Anzitutto chiariamo che se non me lo dicevano che c’era solo il basso in questo disco non ci sarei mai arrivato da solo, in quanto lo strumento sa offrire un ampio range sonoro tanto da somigliare ad una chitarra vera e propria: grandi meriti vanno sicuramente alla produzione perfetta di Billy Anderson, che di distorsioni se ne intende visto che già aveva collaborato con Swans e Neurosis
 
Le massicce e granitiche note di basso godono di un caloroso e polveroso suono che odora di deserto ed incenso e si evolvono tramite la fragilità di intrecci melodici che hanno del commovente, ricordando certi passaggi lacrimevoli dei primi Anathema o dei My Dying Bride (dei My Dying Bride ovviamente sradicati dalle umide brughiere inglese e gettati a perire nelle gole del Gran Canyon). Fanno da contraltare lenti e meditativi arpeggi, note perse nel vuoto, corde appena sfiorate la cui lunga eco, il lugubre vibrar nel silenzio, evoca il drone/folk di un altro Dylan, il Carlson degli Earth. C’è molta americana in questo disco, almeno nello spirito, cosa che rende la proposta ancora più particolare e svincolata da certi cliché gotici vigenti nel genere. 
 
Il modo in cui evolve l’album è del tutto imprevedibile, sembra una jam di improvvisazione dettata solo dal sentimento estemporaneo del bassista che opera trasognato, come ispirato da forze invisibili, come se fosse ipnotizzato egli stesso dalle risonanze provocate dal suo strumento. Si alternano pieni e vuoti, potenti distorsioni a momenti di quasi silenzio: a dominare è una lentezza ascetica ove la batteria va e viene, difficilmente imbastisce delle ritmiche lineari, preferendo accompagnare le basse frequenze con il suono carezzevole dei piatti o battiti circostanziati che sanno più di rituale che di metal o di rock. 
 
La prima sezione è la più corposa e potente, ancora infestata dal tremendo growl, dimesso e sconsolato a tratti, in altri inferocito con picchi di disperazione che rasentano lo screaming, e comunque alternato con una voce pulita, lontana e riverberata, liturgica, che sembra quasi il canto di un monaco in isolamento. 
 
La seconda sezione si affida esclusivamente alla voce pulita (sempre quella di Desmond e anche quella dell’ospite Erik Moggridge) ed alla spiritualità dell’organo, con le distorsioni che si affacceranno di nuovo nel finale a chiudere il cerchio, per poi spegnersi di nuovo, lasciandoci al silenzio. 
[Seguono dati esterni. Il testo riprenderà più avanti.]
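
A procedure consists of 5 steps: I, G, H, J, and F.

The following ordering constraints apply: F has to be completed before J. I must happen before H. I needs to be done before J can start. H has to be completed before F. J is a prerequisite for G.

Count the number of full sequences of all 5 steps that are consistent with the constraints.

1

I is the only step with nothing required before it, so every ordering starts there.
Every step is then forced in turn, so only 1 complete ordering is consistent with the constraints.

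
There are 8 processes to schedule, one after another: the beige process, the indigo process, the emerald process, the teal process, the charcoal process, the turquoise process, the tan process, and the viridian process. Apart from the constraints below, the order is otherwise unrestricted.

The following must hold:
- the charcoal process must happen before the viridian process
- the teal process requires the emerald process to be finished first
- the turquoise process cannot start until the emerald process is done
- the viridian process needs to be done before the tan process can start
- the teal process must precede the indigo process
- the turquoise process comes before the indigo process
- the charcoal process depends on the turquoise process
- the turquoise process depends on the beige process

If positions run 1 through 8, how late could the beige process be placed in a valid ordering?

The processes that are forced after the beige process, directly or by a chain of constraints, are the indigo process, the charcoal process, the turquoise process, the tan process, the viridian process. That's 5 processes.
So at least 5 processes follow the beige process, putting the beige process no later than position 3. That position is achievable by scheduling everything else first.

3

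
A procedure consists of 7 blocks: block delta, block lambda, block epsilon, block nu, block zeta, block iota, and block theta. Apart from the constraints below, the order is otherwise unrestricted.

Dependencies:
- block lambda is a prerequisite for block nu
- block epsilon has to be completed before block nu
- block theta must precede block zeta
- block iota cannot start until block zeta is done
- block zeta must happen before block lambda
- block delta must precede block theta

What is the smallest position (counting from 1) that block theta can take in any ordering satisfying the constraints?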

Da segnalare la comparsata della voce del defunto Guerra attraverso un nastro registrato quando il batterista era ancora vivo e che qui viene impiegato in uno dei momenti più toccanti dell’album, come a voler raggiungere, in modo almeno simbolico, il punto di contattato fra la dimensione dei vivi e quella dei morti. 
 
“Mirror Reaper” è una testimonianza sentita ed al tempo stesso una lucida riflessione, un’opera che scava nel profondo, assumendo contorni spirituali e capace di rasentare la sfera del Sacro: un’operazione, dunque, che sa coniugare ambizione concettuale e sfera emotiva, equilibrio compositivo ed urgenza comunicativa. Indubbiamente un capolavoro dei nostri giorni.